At nearly 95, Shay is thought to be the last surviving Native American who participated in the D-Day landings, when his infantry division, called the "Big Red One" after the number on its insignia, was one of the first to hit the water.
He watched as friends fell from their boat, shot down by German gunfire. Others jumped into the sea but were dragged under the water by their heavy equipment.
"It was every man for himself," he told AFP, perched in a deckchair at the French home where he is being hosted in Bretteville-L'Orgueilleuse, a half-hour drive from Omaha Beach.
"I had to adjust my mind to seeing so many dead and wounded and helpless men, and once I was able to do this, I was able to function in the job I had been trained for, and that was to treat the wounded, to make them comfortable and to try to save the dying," he said.
At home in Maine, members of the Native American Penobscot community called him "Little Muskrat," an animal which, according to legend, saves people.
Thousands of miles away in Normandy, the nickname would turn out to be more fitting than ever.
"I landed in the water, up to my chest," he recalled. "I had the beach under my feet. I made my way to the obstacles the Germans had placed in the water to hide behind... for protection against the fire."
Once he made it onto the beach, Shay said he "selected a spot where I could heal the wounded", before going back into the water to pull the injured to shore.
"The tide was coming in very fast. I noticed there were many men lying on the beach where the water was coming in. I thought, 'If somebody doesn't help these men, they are going to drown'," he said.
"I put them on their backs, grabbed them under their arms, and tried to get them up to the high water line as best I could."
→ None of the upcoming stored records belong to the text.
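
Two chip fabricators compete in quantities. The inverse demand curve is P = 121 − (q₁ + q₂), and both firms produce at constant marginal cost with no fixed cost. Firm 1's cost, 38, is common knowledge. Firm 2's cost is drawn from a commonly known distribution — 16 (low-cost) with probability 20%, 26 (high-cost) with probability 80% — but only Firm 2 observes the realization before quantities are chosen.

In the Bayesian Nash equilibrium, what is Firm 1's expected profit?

529

Each type of Firm 2 best-responds to q₁; Firm 1 best-responds to the expected q₂ over Firm 2's types.
Firm 2 with cost c maximizes (121 − (q₁+q₂) − c)·q₂, giving q₂(c) = (121 − c − q₁)/2.
E[c₂] = 0.2·16 + 0.8·26 = 24
Firm 1's FOC against E[q₂] yields q₁ = (121 − 2·38 + E[c₂])/3 = (121 − 76 + 24)/3 = 23.
E[P] = 121 − (q₁ + E[q₂]) = 61; Firm 1's expected profit = (E[P] − 38)·q₁ = (61 − 38)·23 = 529.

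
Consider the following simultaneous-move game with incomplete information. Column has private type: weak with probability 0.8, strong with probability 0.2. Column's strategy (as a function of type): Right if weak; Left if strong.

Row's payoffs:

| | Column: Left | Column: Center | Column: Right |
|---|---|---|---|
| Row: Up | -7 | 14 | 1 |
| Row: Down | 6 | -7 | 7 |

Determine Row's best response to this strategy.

Down

E[Up] = 0.8·(1) + 0.2·(-7) = -0.6
E[Down] = 0.8·(7) + 0.2·(6) = 6.8
Best response: Down (6.8 is the largest).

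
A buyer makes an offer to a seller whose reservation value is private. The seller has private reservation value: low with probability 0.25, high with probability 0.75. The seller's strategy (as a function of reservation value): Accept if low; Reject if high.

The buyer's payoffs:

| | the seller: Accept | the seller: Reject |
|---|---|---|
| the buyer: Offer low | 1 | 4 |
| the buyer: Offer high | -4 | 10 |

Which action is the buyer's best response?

E[Offer low] = 0.25·(1) + 0.75·(4) = 3.25
E[Offer high] = 0.25·(-4) + 0.75·(10) = 6.5
Best response: Offer high (6.5 is the largest).

Offer high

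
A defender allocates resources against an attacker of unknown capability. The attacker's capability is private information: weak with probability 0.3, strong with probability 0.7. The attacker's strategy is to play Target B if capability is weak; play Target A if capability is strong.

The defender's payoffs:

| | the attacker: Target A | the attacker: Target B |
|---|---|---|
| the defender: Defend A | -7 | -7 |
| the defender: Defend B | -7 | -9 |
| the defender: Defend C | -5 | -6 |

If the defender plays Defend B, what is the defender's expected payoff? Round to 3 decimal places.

E[Defend B] = 0.3·(-9) + 0.7·(-7) = (-2.7) + (-4.9) = -7.6

-7.600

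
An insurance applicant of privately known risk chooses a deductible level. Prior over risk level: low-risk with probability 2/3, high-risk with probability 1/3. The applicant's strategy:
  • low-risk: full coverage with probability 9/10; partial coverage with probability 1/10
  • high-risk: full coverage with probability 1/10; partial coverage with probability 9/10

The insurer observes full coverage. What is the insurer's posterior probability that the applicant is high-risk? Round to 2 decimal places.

P(full coverage) = (2/3)·(9/10) + (1/3)·(1/10) = 19/30
P(high-risk | full coverage) = ((1/3)·(1/10)) / (19/30) = (1/30) / (19/30) = 1/19

0.05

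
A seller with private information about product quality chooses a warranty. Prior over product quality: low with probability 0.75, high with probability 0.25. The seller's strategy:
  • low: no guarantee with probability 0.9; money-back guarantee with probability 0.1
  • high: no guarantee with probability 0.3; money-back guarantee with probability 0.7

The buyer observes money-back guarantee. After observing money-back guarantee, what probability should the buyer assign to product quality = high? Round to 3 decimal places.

P(money-back guarantee) = 0.75·0.1 + 0.25·0.7 = 0.25
P(high | money-back guarantee) = (0.25·0.7) / 0.25 = 0.175 / 0.25 = 0.7

0.700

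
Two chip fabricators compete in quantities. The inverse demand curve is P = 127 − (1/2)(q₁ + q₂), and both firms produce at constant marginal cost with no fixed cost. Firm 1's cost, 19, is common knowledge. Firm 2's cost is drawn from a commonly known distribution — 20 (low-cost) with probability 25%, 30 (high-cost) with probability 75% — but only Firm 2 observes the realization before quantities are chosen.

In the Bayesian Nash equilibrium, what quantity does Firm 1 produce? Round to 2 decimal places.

77.67

Type-c best response for Firm 2: q₂(c) = (127 − c) − q₁/2.
Firm 1 maximizes expected profit; its first-order condition is 127 − q₁ − (1/2)E[q₂] − 19 = 0.
Substituting E[q₂] and solving: E[c₂] = 27.5, so q₁ = (127 − 2·19 + 27.5)/(3/2) = 77.6667.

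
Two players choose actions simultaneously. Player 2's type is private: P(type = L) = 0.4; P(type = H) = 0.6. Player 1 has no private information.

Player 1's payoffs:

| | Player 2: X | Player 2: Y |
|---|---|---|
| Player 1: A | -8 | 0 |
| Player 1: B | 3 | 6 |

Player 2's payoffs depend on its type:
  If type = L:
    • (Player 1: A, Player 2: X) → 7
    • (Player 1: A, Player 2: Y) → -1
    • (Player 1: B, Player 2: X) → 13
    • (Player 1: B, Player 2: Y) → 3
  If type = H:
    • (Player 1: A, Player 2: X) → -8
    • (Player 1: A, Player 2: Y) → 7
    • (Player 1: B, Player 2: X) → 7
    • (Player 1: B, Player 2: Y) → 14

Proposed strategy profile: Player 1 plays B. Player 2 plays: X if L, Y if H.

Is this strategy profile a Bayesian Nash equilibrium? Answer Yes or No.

Yes

A profile is a BNE iff every type of every player is best-responding given beliefs about the other side.
Player 1 plays B: E[B] = 0.4·(3) + 0.6·(6) = 4.8; E[A] = -3.2. Best-responding. ✓
Player 2 (type L), facing B: X gives 13, Y gives 3. Proposed X is best. ✓
Player 2 (type H), facing B: X gives 7, Y gives 14. Proposed Y is best. ✓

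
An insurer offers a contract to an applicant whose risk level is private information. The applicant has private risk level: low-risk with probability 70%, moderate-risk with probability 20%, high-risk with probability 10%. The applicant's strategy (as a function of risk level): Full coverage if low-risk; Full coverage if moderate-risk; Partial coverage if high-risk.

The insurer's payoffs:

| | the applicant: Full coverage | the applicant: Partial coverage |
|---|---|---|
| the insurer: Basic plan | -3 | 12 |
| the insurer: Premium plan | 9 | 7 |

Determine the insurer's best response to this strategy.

Premium plan

E[Basic plan] = 0.7·(-3) + 0.2·(-3) + 0.1·(12) = -1.5
E[Premium plan] = 0.7·(9) + 0.2·(9) + 0.1·(7) = 8.8
Best response: Premium plan (8.8 is the largest).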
- About a third volunteered -
An estimated 30,000 to 50,000 Native Americans fought in World War II, including 44,000 from the United States and 5,000 from Canada, according to Harald Prins, a Dutch anthropologist at Kansas State University who co-wrote a biography of Shay.
"A majority of North American Indians were drafted for the Second World War," Prins said. "About a third, however, had voluntarily enlisted" despite opposition from some in their communities.
Signing up for the war appealed to some tribal members, while others seized a chance to earn money for their families.
These people "had only a few generations earlier defended their ancestral hunting territories against an aggressively expanding United States," Prins said.
Native Americans have been recognised as US citizens since 1924, though the Constitution gave states the power to implement the policy as they wished.
It wasn't until 1962 that all Native Americans got the right to vote.
Today, a memorial to Native American veterans is under construction in Washington, due to open in November 2020.
France has awarded its highest honour, the Legion d'Honneur, to several Native Americans involved in the war, including to Shay in 2007.
But for Shay, commemorating his people's sacrifice will never replace the friends he lost on D-Day.
"Many of my friends died on these beaches," he said. "I'm still here and I should be happy about that, I guess, but that's a sorrow that so many men had to die here."
World War II veteran Charles Shay, a Penobscot Indian who took part in the D-Day landings at Normandy on June 6, 1944, on Omaha Beach in western France.